Miller described Tosh as "probably the most outspoken of all the reggae leaders." So "the message" he speaks of was invariably part of Tosh's music--and often quite aggressively phrased--from writing the classic "Get Up, Stand Up" while with the Wailers (he left the band in 1974); to the pro-marijuana anthem "Legalize It," through a number of blunt exhortations on his current album "No Nuclear War."
He gained broader exposure from rock audiences in 1978 when he recorded "Don't Look Back" as a duet with Mick Jagger, and again in 1983 when his loping version of "Johnny B. Goode" (and the corresponding video) earned considerable air play and eye play. Tosh also received a Grammy nomination in 1985 for best reggae recording for "Captured Live."

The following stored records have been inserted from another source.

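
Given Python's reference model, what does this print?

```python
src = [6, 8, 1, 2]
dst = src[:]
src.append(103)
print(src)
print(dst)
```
[6, 8, 1, 2, 103]
[6, 8, 1, 2]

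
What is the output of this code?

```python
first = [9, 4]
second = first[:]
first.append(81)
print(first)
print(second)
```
[9, 4, 81]
[9, 4]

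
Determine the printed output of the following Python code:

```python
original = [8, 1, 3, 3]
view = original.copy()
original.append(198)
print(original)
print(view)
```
[8, 1, 3, 3, 198]
[8, 1, 3, 3]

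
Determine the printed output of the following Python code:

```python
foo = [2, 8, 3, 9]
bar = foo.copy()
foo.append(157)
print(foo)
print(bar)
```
[2, 8, 3, 9, 157]
[2, 8, 3, 9]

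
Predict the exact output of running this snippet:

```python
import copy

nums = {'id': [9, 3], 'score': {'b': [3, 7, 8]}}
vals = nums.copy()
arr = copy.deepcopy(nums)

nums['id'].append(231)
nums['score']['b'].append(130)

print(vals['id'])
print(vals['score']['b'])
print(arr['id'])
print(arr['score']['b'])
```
[9, 3, 231]
[3, 7, 8, 130]
[9, 3]
[3, 7, 8]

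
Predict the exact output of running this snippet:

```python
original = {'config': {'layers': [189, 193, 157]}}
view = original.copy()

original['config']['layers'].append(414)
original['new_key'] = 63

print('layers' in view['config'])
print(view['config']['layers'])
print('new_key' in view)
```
True
[189, 193, 157, 414]
False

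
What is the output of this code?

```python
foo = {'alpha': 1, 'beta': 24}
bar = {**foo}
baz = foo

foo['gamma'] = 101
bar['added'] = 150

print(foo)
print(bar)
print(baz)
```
{'alpha': 1, 'beta': 24, 'gamma': 101}
{'alpha': 1, 'beta': 24, 'added': 150}
{'alpha': 1, 'beta': 24, 'gamma': 101}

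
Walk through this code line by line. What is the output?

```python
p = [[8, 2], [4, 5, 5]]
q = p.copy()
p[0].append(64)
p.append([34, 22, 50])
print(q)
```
[[8, 2, 64], [4, 5, 5]]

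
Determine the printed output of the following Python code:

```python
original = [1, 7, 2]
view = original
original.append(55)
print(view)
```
[1, 7, 2, 55]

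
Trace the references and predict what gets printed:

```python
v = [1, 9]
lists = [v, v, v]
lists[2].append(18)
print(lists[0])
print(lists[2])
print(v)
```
[1, 9, 18]
[1, 9, 18]
[1, 9, 18]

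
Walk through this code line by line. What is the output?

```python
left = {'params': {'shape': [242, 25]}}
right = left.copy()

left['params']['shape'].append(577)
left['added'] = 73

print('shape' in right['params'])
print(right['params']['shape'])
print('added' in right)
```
True
[242, 25, 577]
False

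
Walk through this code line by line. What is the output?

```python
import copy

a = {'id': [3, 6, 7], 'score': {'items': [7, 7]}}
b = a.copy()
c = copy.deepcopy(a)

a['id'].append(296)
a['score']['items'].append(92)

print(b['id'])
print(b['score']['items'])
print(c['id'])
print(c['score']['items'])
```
[3, 6, 7, 296]
[7, 7, 92]
[3, 6, 7]
[7, 7]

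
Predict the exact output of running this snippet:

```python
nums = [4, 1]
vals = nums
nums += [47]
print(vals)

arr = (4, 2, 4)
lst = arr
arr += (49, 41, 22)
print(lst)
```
[4, 1, 47]
(4, 2, 4)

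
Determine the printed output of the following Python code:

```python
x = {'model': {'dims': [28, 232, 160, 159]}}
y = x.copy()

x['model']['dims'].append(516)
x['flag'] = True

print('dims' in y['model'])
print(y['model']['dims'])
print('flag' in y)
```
True
[28, 232, 160, 159, 516]
False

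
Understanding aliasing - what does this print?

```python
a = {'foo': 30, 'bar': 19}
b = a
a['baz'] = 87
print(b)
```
{'foo': 30, 'bar': 19, 'baz': 87}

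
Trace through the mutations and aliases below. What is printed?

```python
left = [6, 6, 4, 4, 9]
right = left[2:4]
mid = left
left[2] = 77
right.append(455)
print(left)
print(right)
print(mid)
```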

Tosh clearly recorded a great deal of music over the course of a lengthy career. And Miller promises that fans of Tosh, and of reggae in general, will leave next week's show satiated:
"Yeah, (the audience is) going to get a full evening. We've been doing three sets and then an encore. . . . We've been playing over three hours of music every night.
"What we do is a couple of sets of originals and a mixture of (covers)--we do some of Bob Marley's tunes, some Jimmy Cliff, some Black Uhuru. But it's predominantly originals for the first two sets," explained Miller, a singer-songwriter-keyboardist who has released three albums.